Is it really Theresa May's deal or no deal?
Will MPs next week really face a simple choice, between May's deal and a no-deal Brexit, or is that a bluff?
Such a binary choice was what a dozen cabinet ministers - those who hate the idea that the Brexit delay could be nine months or more - were sure they heard from the PM when they met her at lunchtime today (they included the Brexiter veterans, such as Penny Mordaunt, Liam Fox and Andrea Leadsom, as well as the recent converts, Sajid Javid, Jeremy Hunt and Matt Hancock).
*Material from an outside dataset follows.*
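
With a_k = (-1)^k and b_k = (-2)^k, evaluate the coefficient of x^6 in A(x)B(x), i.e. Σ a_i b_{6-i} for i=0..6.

Write out a_i and b_{6-i} for i = 0,…,6 and sum the products.
Σ = 1·64 − 1·(-32) + 1·16 − 1·(-8) + 1·4 − 1·(-2) + 1·1 = 127.

127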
And it is what the EU president Donald Tusk seemed to be saying in his public statement today.
For what it's worth, I have investigated as far as I can what the truth of whether there is a third way, with my sources in EU capitals and Brussels.
And the consensus is that the only possible third way would be a "new political process" that would come from a much more aggressive revolt against the Prime Minister by backbenchers of all parties - in which an overwhelming majority coalesced around an alternative route forward that the EU could actually accept.
As I said earlier, that might be the so-called Common Market 2.0 - which is a hybrid of a customs arrangement and single market membership.
But truthfully it is very challenging to see how the supporters of that softest of Brexits could demonstrate beyond reasonable doubt for EU leaders in the days remaining before 29 March Brexit day that MPs would rally to it in sufficient numbers, to expedite a managed withdrawal from the EU.
So MPs will very likely face an agonising decision in a matter of a small number of days: back a version of Brexit, May's, that many see as deeply flawed, or risk an exit that could undermine security and prosperity, for months and maybe much longer.
At this time of profound and troubling uncertainty concerning the most important economic, diplomatic and political decision this country has taken for generations, I have just one prediction: the reputations of parliament, Whitehall and government will be harmed for many years by the perception that the UK is being bullied by the prime minister into choosing a Brexit that many see as unspeakable because the alternative (to rework Wilde) is wholly uneatable.
This is not how a nation of the UK's proud history and institutional strengths is supposed to decide even what biscuits to have with our tea, let alone how to configure how we run almost everything that matters.